Quantum Harmonic Oscillator Algebra and Link Invariants

TL;DR

This paper explores the q-deformation of the harmonic oscillator algebra as a Ribbon Hopf algebra, constructs associated link invariants, and relates them to classical polynomials like Alexander-Conway, expanding the mathematical framework of quantum invariants.

Contribution

It introduces a new q-deformed harmonic oscillator algebra as a Ribbon Hopf algebra and connects it to link invariants and multicolored braid group representations.

Findings

Link invariant matches inverse Alexander-Conway polynomial

Constructed braid group representations relate to multivariable Alexander polynomial

Interpreted R-matrix as baxterization of semicyclic $SU(2)_q$ representations

Abstract

The $q$--deformation $U_q (h_4)$ of the harmonic oscillator algebra is defined and proved to be a Ribbon Hopf algebra.Associated with this Hopf algebra we define an infinite dimensional braid group representation on the Hilbert space of the harmonic oscillator, and an extended Yang--Baxter system in the sense of Turaev.
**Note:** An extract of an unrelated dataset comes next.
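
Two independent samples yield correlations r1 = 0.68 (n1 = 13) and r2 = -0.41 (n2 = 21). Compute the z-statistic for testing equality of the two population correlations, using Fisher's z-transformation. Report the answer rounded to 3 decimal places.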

The corresponding link invariant is computed in some particular cases and coincides with the inverse of the Alexander--Conway polynomial. The $R$ matrix of $U_q (h_4)$ can be interpreted as defining a baxterization of the intertwiners for semicyclic representations of $SU(2)_q$ at $q=e^{2 \pi i/N}$ in the $N \rightarrow \infty$ limit.Finally we define new multicolored braid group representations and study their relation to the multivariable Alexander--Conway polynomial.